# Toro 824 in rough shape



## nemebean (Sep 22, 2020)

Hi all,

I ran across a 1987 Toro 824 on Craigslist for $75 that had a non-functional drive. I pulled the trigger on it thinking it was probably just a broken belt, worn friction wheel, something like that. Unfortunately, it was nothing that simple.

Both bearings on the main pulley shaft are toast, as is the belt, which is missing chunks out of it from the blower being run while the belt was off. The kicker is that it must have seized or something because the pulley is separated from the shaft, which doesn't appear to be a repairable problem from what I can see. That sucks because it's a $200 part. Even a rusty used one on EBay is north of $150 shipped. You can see how bad a shape the whole friction drive system is in from this picture (after I partially disassembled it):








I added up the cost of replacing all the parts that need to be replaced and it came out to over $300 with tax and shipping. Is it worth it to put that much into an old blower like this? I know they're built like tanks, which is why I took the risk here, but I'm not sure I want to be into a 33 year old blower for over $400. Maybe I should cut my losses and keep this one around for parts in case I find another one of these with a bad auger or something?


----------



## crazzywolfie (Jun 2, 2014)

do the bearings spin? you might be able to repair the pulley by welding it up. also was it like we see it in the picture when you got it? if so looks like it is missing some bolts.


----------



## ~smokey~ (Feb 14, 2020)

I would agree with crazzywolfie, if you can straighten up the shaft and have it welded up it probably wouldn't cost that much. is the engine running?


----------



## nemebean (Sep 22, 2020)

The lower pillow bearing is completely gone. It's just the shell that used to house the bearing. The upper one is still sort of functional, but I think it's cracked and it has a lot of play. The missing bolts were removed by me. The picture is basically as far as I got taking it apart before I couldn't reach some of the bolts with the tools I had.

The shaft isn't actually bent as far as I know. The angle in the picture is due to the huge amount of play between the shaft and the pulley. From the pictures of the part that I can find online, it looks like maybe there's a spacer that is missing? It may still be on the shaft, just slid out of where it's supposed to be. You can kind of see it between the bearing and the pulley.

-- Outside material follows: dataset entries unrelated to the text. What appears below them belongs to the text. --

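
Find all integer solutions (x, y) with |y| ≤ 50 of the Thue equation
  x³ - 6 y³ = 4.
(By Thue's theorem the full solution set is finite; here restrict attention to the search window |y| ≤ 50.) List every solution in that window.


The equation is x³ - 6y³ = 4. For fixed y, x³ = 6·y³ + 4, so a solution requires the RHS to be a perfect cube.
Strategy: iterate y from -50 to 50, compute RHS = 6·y³ + 4, and check whether it is a (positive or negative) perfect cube.
Check small values of y:
  y = 0: RHS = 4 is not a perfect cube.
  y = 1: RHS = 10 is not a perfect cube.
  y = -1: RHS = -2 is not a perfect cube.
  y = 2: RHS = 52 is not a perfect cube.
  y = -2: RHS = -44 is not a perfect cube.
  y = 3: RHS = 166 is not a perfect cube.
  y = -3: RHS = -158 is not a perfect cube.
Continuing the search up to |y| = 50 finds no solutions either.
No (x, y) in the scanned range satisfies the equation.

No integer solutions with |y| ≤ 50.


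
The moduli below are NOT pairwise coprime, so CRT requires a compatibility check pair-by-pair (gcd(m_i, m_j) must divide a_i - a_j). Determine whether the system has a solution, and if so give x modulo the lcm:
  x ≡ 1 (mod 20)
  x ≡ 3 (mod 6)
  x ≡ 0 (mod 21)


Moduli 20, 6, 21 are not pairwise coprime, so CRT works modulo lcm(m_i) when all pairwise compatibility conditions hold.
Pairwise compatibility: gcd(m_i, m_j) must divide a_i - a_j for every pair.
Merge one congruence at a time:
  Start: x ≡ 1 (mod 20).
  Combine with x ≡ 3 (mod 6): gcd(20, 6) = 2; 3 - 1 = 2, which IS divisible by 2, so compatible.
    Write x = 1 + 20·t and substitute into x ≡ 3 (mod 6): 20·t ≡ 3 − 1 = 2 (mod 6).
    Divide the congruence (and modulus) by g = 2: 10·t ≡ 1 (mod 3).
    Reduce coefficients mod 3: 1·t ≡ 1 (mod 3).
    So t ≡ 1 (mod 3).
    Then x = 1 + 20·1 = 21, valid modulo lcm(20, 6) = 60: x ≡ 21 (mod 60).
  Combine with x ≡ 0 (mod 21): gcd(60, 21) = 3; 0 - 21 = -21, which IS divisible by 3, so compatible.
    Write x = 21 + 60·t and substitute into x ≡ 0 (mod 21): 60·t ≡ 0 − 21 = -21 (mod 21).
    Divide the congruence (and modulus) by g = 3: 20·t ≡ -7 (mod 7).
    Reduce coefficients mod 7: 6·t ≡ 0 (mod 7).
    The inverse of 6 mod 7 is 6 (since 6·6 = 36 = 5·7 + 1), so t ≡ 6·0 = 0 ≡ 0 (mod 7).
    Then x = 21 + 60·0 = 21, valid modulo lcm(60, 21) = 420: x ≡ 21 (mod 420).
Verify: 21 mod 20 = 1, 21 mod 6 = 3, 21 mod 21 = 0.

x ≡ 21 (mod 420).


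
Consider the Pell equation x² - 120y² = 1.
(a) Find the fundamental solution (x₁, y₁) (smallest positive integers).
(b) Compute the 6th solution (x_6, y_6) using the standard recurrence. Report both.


Step 1: Find the fundamental solution (x₁, y₁) of x² - 120y² = 1.
  Expand √120 as a continued fraction. a₀ = ⌊√120⌋ = 10; iterate m_{k+1} = d_k·a_k − m_k, d_{k+1} = (120 − m_{k+1}²)/d_k, a_{k+1} = ⌊(a₀ + m_{k+1})/d_{k+1}⌋ (starting m₀ = 0, d₀ = 1), with convergents p_k = a_k·p_{k-1} + p_{k-2}, q_k = a_k·q_{k-1} + q_{k-2} (p₋₁ = 1, q₋₁ = 0):
  k = 0: a₀ = 10; p₀/q₀ = 10/1; p₀² − 120·q₀² = 100 − 120 = -20.
  k = 1: m = 10, d = 20, a = ⌊(10 + 10)/20⌋ = 1; p/q = (1·10 + 1)/(1·1 + 0) = 11/1; p² − 120·q² = 121 − 120 = 1.
  The first convergent with p² − 120·q² = 1 gives the fundamental solution (x₁, y₁) = (11, 1).
Step 2: Apply the recurrence (x_{n+1}, y_{n+1}) = (x₁x_n + 120y₁y_n, x₁y_n + y₁x_n) repeatedly.
  From (x_1, y_1) = (11, 1): x_2 = 11·11 + 120·1·1 = 241; y_2 = 11·1 + 1·11 = 22.
  From (x_2, y_2) = (241, 22): x_3 = 11·241 + 120·1·22 = 5291; y_3 = 11·22 + 1·241 = 483.
  From (x_3, y_3) = (5291, 483): x_4 = 11·5291 + 120·1·483 = 116161; y_4 = 11·483 + 1·5291 = 10604.
  From (x_4, y_4) = (116161, 10604): x_5 = 11·116161 + 120·1·10604 = 2550251; y_5 = 11·10604 + 1·116161 = 232805.
  From (x_5, y_5) = (2550251, 232805): x_6 = 11·2550251 + 120·1·232805 = 55989361; y_6 = 11·232805 + 1·2550251 = 5111106.
Step 3: Verify x_6² - 120·y_6² = 3134808545188321 - 3134808545188320 = 1 (should be 1). ✓

(x_1, y_1) = (11, 1); (x_6, y_6) = (55989361, 5111106).


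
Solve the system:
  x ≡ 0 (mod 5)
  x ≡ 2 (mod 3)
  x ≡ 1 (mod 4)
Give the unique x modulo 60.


Moduli 5, 3, 4 are pairwise coprime; by CRT there is a unique solution modulo M = 5 · 3 · 4 = 60.
Solve pairwise, accumulating the modulus:
  Start with x ≡ 0 (mod 5).
  Combine with x ≡ 2 (mod 3): since gcd(5, 3) = 1, we get a unique residue mod 15.
    Write x = 0 + 5·t and substitute into x ≡ 2 (mod 3): 5·t ≡ 2 − 0 = 2 (mod 3).
    Reduce coefficients mod 3: 2·t ≡ 2 (mod 3).
    The inverse of 2 mod 3 is 2 (since 2·2 = 4 = 1·3 + 1), so t ≡ 2·2 = 4 ≡ 1 (mod 3).
    Then x = 0 + 5·1 = 5, valid modulo lcm(5, 3) = 15: x ≡ 5 (mod 15).
  Combine with x ≡ 1 (mod 4): since gcd(15, 4) = 1, we get a unique residue mod 60.
    Write x = 5 + 15·t and substitute into x ≡ 1 (mod 4): 15·t ≡ 1 − 5 = -4 (mod 4).
    Reduce coefficients mod 4: 3·t ≡ 0 (mod 4).
    The inverse of 3 mod 4 is 3 (since 3·3 = 9 = 2·4 + 1), so t ≡ 3·0 = 0 ≡ 0 (mod 4).
    Then x = 5 + 15·0 = 5, valid modulo lcm(15, 4) = 60: x ≡ 5 (mod 60).
Verify: 5 mod 5 = 0 ✓, 5 mod 3 = 2 ✓, 5 mod 4 = 1 ✓.

x ≡ 5 (mod 60).


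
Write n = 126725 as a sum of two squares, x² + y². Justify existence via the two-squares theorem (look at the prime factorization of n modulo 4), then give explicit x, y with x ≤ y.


Step 1: Factor n = 126725 = 5^2 · 37 · 137.
Step 2: Check the mod-4 condition on each prime factor: 5 ≡ 1 (mod 4), exponent 2; 37 ≡ 1 (mod 4), exponent 1; 137 ≡ 1 (mod 4), exponent 1.
All primes ≡ 3 (mod 4) appear to even exponent (or don't appear), so by the two-squares theorem n IS expressible as a sum of two squares.
Step 3: Build a representation. Group n = k² · m with k = 5 and m = 37 · 137 = 5069 (a product of primes ≡ 1 (mod 4)); a representation of m scales to one of n via (k·x)² + (k·y)² = k²(x² + y²). Each prime p ≡ 1 (mod 4) is itself a sum of two squares; find a² by testing p − a² for a perfect square:
  37: 37 − 1² = 36 = 6² ⇒ 37 = 1² + 6².
  137: 137 − 1² = 136, 137 − 2² = 133, 137 − 3² = 128, 137 − 4² = 121 = 11² ⇒ 137 = 4² + 11².
  Combine using the Brahmagupta–Fibonacci identity (a² + b²)(c² + d²) = (ac − bd)² + (ad + bc)² = (ac + bd)² + (ad − bc)²:
  37 · 137 = 5069: from (1² + 6²)(4² + 11²), take (1·4 − 6·11, 1·11 + 6·4) = (4 − 66, 11 + 24) = (-62, 35); dropping signs (only squares matter) gives (62, 35); check 62² + 35² = 3844 + 1225 = 5069 ✓.
  Scale by k = 5: (5·62, 5·35) = (310, 175).
Step 4: Order so x ≤ y and verify: 175² + 310² = 30625 + 96100 = 126725 = n. ✓

n = 126725 = 175² + 310² (one valid representation with x ≤ y).


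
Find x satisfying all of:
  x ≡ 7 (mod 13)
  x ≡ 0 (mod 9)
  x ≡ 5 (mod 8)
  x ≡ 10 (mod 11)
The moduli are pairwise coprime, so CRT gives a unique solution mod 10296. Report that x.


Product of moduli M = 13 · 9 · 8 · 11 = 10296.
Merge one congruence at a time:
  Start: x ≡ 7 (mod 13).
  Combine with x ≡ 0 (mod 9); new modulus lcm = 117.
    Write x = 7 + 13·t and substitute into x ≡ 0 (mod 9): 13·t ≡ 0 − 7 = -7 (mod 9).
    Reduce coefficients mod 9: 4·t ≡ 2 (mod 9).
    The inverse of 4 mod 9 is 7 (since 4·7 = 28 = 3·9 + 1), so t ≡ 7·2 = 14 ≡ 5 (mod 9).
    Then x = 7 + 13·5 = 72, valid modulo lcm(13, 9) = 117: x ≡ 72 (mod 117).
  Combine with x ≡ 5 (mod 8); new modulus lcm = 936.
    Write x = 72 + 117·t and substitute into x ≡ 5 (mod 8): 117·t ≡ 5 − 72 = -67 (mod 8).
    Reduce coefficients mod 8: 5·t ≡ 5 (mod 8).
    The inverse of 5 mod 8 is 5 (since 5·5 = 25 = 3·8 + 1), so t ≡ 5·5 = 25 ≡ 1 (mod 8).
    Then x = 72 + 117·1 = 189, valid modulo lcm(117, 8) = 936: x ≡ 189 (mod 936).
  Combine with x ≡ 10 (mod 11); new modulus lcm = 10296.
    Write x = 189 + 936·t and substitute into x ≡ 10 (mod 11): 936·t ≡ 10 − 189 = -179 (mod 11).
    Reduce coefficients mod 11: 1·t ≡ 8 (mod 11).
    So t ≡ 8 (mod 11).
    Then x = 189 + 936·8 = 7677, valid modulo lcm(936, 11) = 10296: x ≡ 7677 (mod 10296).
Verify against each original: 7677 mod 13 = 7, 7677 mod 9 = 0, 7677 mod 8 = 5, 7677 mod 11 = 10.

x ≡ 7677 (mod 10296).


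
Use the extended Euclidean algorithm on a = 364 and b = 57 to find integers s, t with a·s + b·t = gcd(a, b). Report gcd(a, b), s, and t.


Euclidean algorithm on (364, 57) — divide until remainder is 0:
  364 = 6 · 57 + 22
  57 = 2 · 22 + 13
  22 = 1 · 13 + 9
  13 = 1 · 9 + 4
  9 = 2 · 4 + 1
  4 = 4 · 1 + 0
gcd(364, 57) = 1.
Track Bezout coefficients alongside the remainders: start with r₀ = 364 = a·1 + b·0 (s = 1, t = 0) and r₁ = 57 = a·0 + b·1 (s = 0, t = 1); each new remainder r_{k+1} = r_{k-1} − q_k·r_k inherits s_{k+1} = s_{k-1} − q_k·s_k, t_{k+1} = t_{k-1} − q_k·t_k, so r_k = a·s_k + b·t_k at every step:
  q = 6: r = 22, s = 1 − 6·0 = 1, t = 0 − 6·1 = -6  (check: 364·1 + 57·(-6) = 22)
  q = 2: r = 13, s = 0 − 2·1 = -2, t = 1 − 2·(-6) = 13  (check: 364·(-2) + 57·13 = 13)
  q = 1: r = 9, s = 1 − 1·(-2) = 3, t = -6 − 1·13 = -19  (check: 364·3 + 57·(-19) = 9)
  q = 1: r = 4, s = -2 − 1·3 = -5, t = 13 − 1·(-19) = 32  (check: 364·(-5) + 57·32 = 4)
  q = 2: r = 1, s = 3 − 2·(-5) = 13, t = -19 − 2·32 = -83  (check: 364·13 + 57·(-83) = 1)
The row with r = 1 (the gcd) gives the Bezout coefficients s = 13, t = -83.
Result: 364 · (13) + 57 · (-83) = 1.

gcd(364, 57) = 1; s = 13, t = -83 (check: 364·13 + 57·(-83) = 1).


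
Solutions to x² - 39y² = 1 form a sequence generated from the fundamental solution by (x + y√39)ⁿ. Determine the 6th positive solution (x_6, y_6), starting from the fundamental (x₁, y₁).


Step 1: Find the fundamental solution (x₁, y₁) of x² - 39y² = 1.
  Expand √39 as a continued fraction. a₀ = ⌊√39⌋ = 6; iterate m_{k+1} = d_k·a_k − m_k, d_{k+1} = (39 − m_{k+1}²)/d_k, a_{k+1} = ⌊(a₀ + m_{k+1})/d_{k+1}⌋ (starting m₀ = 0, d₀ = 1), with convergents p_k = a_k·p_{k-1} + p_{k-2}, q_k = a_k·q_{k-1} + q_{k-2} (p₋₁ = 1, q₋₁ = 0):
  k = 0: a₀ = 6; p₀/q₀ = 6/1; p₀² − 39·q₀² = 36 − 39 = -3.
  k = 1: m = 6, d = 3, a = ⌊(6 + 6)/3⌋ = 4; p/q = (4·6 + 1)/(4·1 + 0) = 25/4; p² − 39·q² = 625 − 624 = 1.
  The first convergent with p² − 39·q² = 1 gives the fundamental solution (x₁, y₁) = (25, 4).
Step 2: Apply the recurrence (x_{n+1}, y_{n+1}) = (x₁x_n + 39y₁y_n, x₁y_n + y₁x_n) repeatedly.
  From (x_1, y_1) = (25, 4): x_2 = 25·25 + 39·4·4 = 1249; y_2 = 25·4 + 4·25 = 200.
  From (x_2, y_2) = (1249, 200): x_3 = 25·1249 + 39·4·200 = 62425; y_3 = 25·200 + 4·1249 = 9996.
  From (x_3, y_3) = (62425, 9996): x_4 = 25·62425 + 39·4·9996 = 3120001; y_4 = 25·9996 + 4·62425 = 499600.
  From (x_4, y_4) = (3120001, 499600): x_5 = 25·3120001 + 39·4·499600 = 155937625; y_5 = 25·499600 + 4·3120001 = 24970004.
  From (x_5, y_5) = (155937625, 24970004): x_6 = 25·155937625 + 39·4·24970004 = 7793761249; y_6 = 25·24970004 + 4·155937625 = 1248000600.
Step 3: Verify x_6² - 39·y_6² = 60742714406414040001 - 60742714406414040000 = 1 (should be 1). ✓

(x_1, y_1) = (25, 4); (x_6, y_6) = (7793761249, 1248000600).


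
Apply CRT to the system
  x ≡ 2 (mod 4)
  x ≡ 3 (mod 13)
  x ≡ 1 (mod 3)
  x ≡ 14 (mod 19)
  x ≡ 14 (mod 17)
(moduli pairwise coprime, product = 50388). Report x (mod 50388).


Product of moduli M = 4 · 13 · 3 · 19 · 17 = 50388.
Merge one congruence at a time:
  Start: x ≡ 2 (mod 4).
  Combine with x ≡ 3 (mod 13); new modulus lcm = 52.
    Write x = 2 + 4·t and substitute into x ≡ 3 (mod 13): 4·t ≡ 3 − 2 = 1 (mod 13).
    The inverse of 4 mod 13 is 10 (since 4·10 = 40 = 3·13 + 1), so t ≡ 10·1 = 10 ≡ 10 (mod 13).
    Then x = 2 + 4·10 = 42, valid modulo lcm(4, 13) = 52: x ≡ 42 (mod 52).
  Combine with x ≡ 1 (mod 3); new modulus lcm = 156.
    Write x = 42 + 52·t and substitute into x ≡ 1 (mod 3): 52·t ≡ 1 − 42 = -41 (mod 3).
    Reduce coefficients mod 3: 1·t ≡ 1 (mod 3).
    So t ≡ 1 (mod 3).
    Then x = 42 + 52·1 = 94, valid modulo lcm(52, 3) = 156: x ≡ 94 (mod 156).
  Combine with x ≡ 14 (mod 19); new modulus lcm = 2964.
    Write x = 94 + 156·t and substitute into x ≡ 14 (mod 19): 156·t ≡ 14 − 94 = -80 (mod 19).
    Reduce coefficients mod 19: 4·t ≡ 15 (mod 19).
    The inverse of 4 mod 19 is 5 (since 4·5 = 20 = 1·19 + 1), so t ≡ 5·15 = 75 ≡ 18 (mod 19).
    Then x = 94 + 156·18 = 2902, valid modulo lcm(156, 19) = 2964: x ≡ 2902 (mod 2964).
  Combine with x ≡ 14 (mod 17); new modulus lcm = 50388.
    Write x = 2902 + 2964·t and substitute into x ≡ 14 (mod 17): 2964·t ≡ 14 − 2902 = -2888 (mod 17).
    Reduce coefficients mod 17: 6·t ≡ 2 (mod 17).
    The inverse of 6 mod 17 is 3 (since 6·3 = 18 = 1·17 + 1), so t ≡ 3·2 = 6 ≡ 6 (mod 17).
    Then x = 2902 + 2964·6 = 20686, valid modulo lcm(2964, 17) = 50388: x ≡ 20686 (mod 50388).
Verify against each original: 20686 mod 4 = 2, 20686 mod 13 = 3, 20686 mod 3 = 1, 20686 mod 19 = 14, 20686 mod 17 = 14.

x ≡ 20686 (mod 50388).


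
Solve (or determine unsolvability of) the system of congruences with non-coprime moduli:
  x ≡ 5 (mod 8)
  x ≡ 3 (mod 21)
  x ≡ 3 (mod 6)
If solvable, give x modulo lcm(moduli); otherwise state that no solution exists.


Moduli 8, 21, 6 are not pairwise coprime, so CRT works modulo lcm(m_i) when all pairwise compatibility conditions hold.
Pairwise compatibility: gcd(m_i, m_j) must divide a_i - a_j for every pair.
Merge one congruence at a time:
  Start: x ≡ 5 (mod 8).
  Combine with x ≡ 3 (mod 21): gcd(8, 21) = 1; 3 - 5 = -2, which IS divisible by 1, so compatible.
    Write x = 5 + 8·t and substitute into x ≡ 3 (mod 21): 8·t ≡ 3 − 5 = -2 (mod 21).
    Reduce coefficients mod 21: 8·t ≡ 19 (mod 21).
    The inverse of 8 mod 21 is 8 (since 8·8 = 64 = 3·21 + 1), so t ≡ 8·19 = 152 ≡ 5 (mod 21).
    Then x = 5 + 8·5 = 45, valid modulo lcm(8, 21) = 168: x ≡ 45 (mod 168).
  Combine with x ≡ 3 (mod 6): gcd(168, 6) = 6; 3 - 45 = -42, which IS divisible by 6, so compatible.
    Write x = 45 + 168·t and substitute into x ≡ 3 (mod 6): 168·t ≡ 3 − 45 = -42 (mod 6).
    Divide the congruence (and modulus) by g = 6: 28·t ≡ -7 (mod 1).
    Modulo 1 every t works; take t = 0.
    Then x = 45 + 168·0 = 45, valid modulo lcm(168, 6) = 168: x ≡ 45 (mod 168).
Verify: 45 mod 8 = 5, 45 mod 21 = 3, 45 mod 6 = 3.

x ≡ 45 (mod 168).


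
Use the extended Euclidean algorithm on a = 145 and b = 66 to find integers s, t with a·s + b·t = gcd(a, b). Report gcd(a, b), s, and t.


Euclidean algorithm on (145, 66) — divide until remainder is 0:
  145 = 2 · 66 + 13
  66 = 5 · 13 + 1
  13 = 13 · 1 + 0
gcd(145, 66) = 1.
Track Bezout coefficients alongside the remainders: start with r₀ = 145 = a·1 + b·0 (s = 1, t = 0) and r₁ = 66 = a·0 + b·1 (s = 0, t = 1); each new remainder r_{k+1} = r_{k-1} − q_k·r_k inherits s_{k+1} = s_{k-1} − q_k·s_k, t_{k+1} = t_{k-1} − q_k·t_k, so r_k = a·s_k + b·t_k at every step:
  q = 2: r = 13, s = 1 − 2·0 = 1, t = 0 − 2·1 = -2  (check: 145·1 + 66·(-2) = 13)
  q = 5: r = 1, s = 0 − 5·1 = -5, t = 1 − 5·(-2) = 11  (check: 145·(-5) + 66·11 = 1)
The row with r = 1 (the gcd) gives the Bezout coefficients s = -5, t = 11.
Result: 145 · (-5) + 66 · (11) = 1.

gcd(145, 66) = 1; s = -5, t = 11 (check: 145·(-5) + 66·11 = 1).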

Engine started right up when I went to look at it, and it sounds like it was still throwing snow fine. He said he pushed it around by hand to get through the winter last year after the drive broke.

Sounds like my next step is to finish disassembling everything and see if I can salvage the pulley. If so, then we're in business. If not, well, I'll cross that bridge when I come to it. 

Thanks for the input!


----------



## nemebean (Sep 22, 2020)

Well, good news and bad news. The bad is that the pulley is pretty trashed. It must have spun on the shaft for quite a while because the hole is egged out to the point where I'm not sure how you would weld it. The good is that I found a replacement on ebay last night for $80, and it may come with at least one of the bearings too. The bearing was on it in the picture, but the description only had the part number of the pulley, so we'll see. I'll hold off ordering any other parts until I see what arrives, but I think this should get the cost down to a point where I'm comfortable with the investment.

Oh, and both wheels came right off when I pulled the cotter pins. That was a pleasant surprise!


----------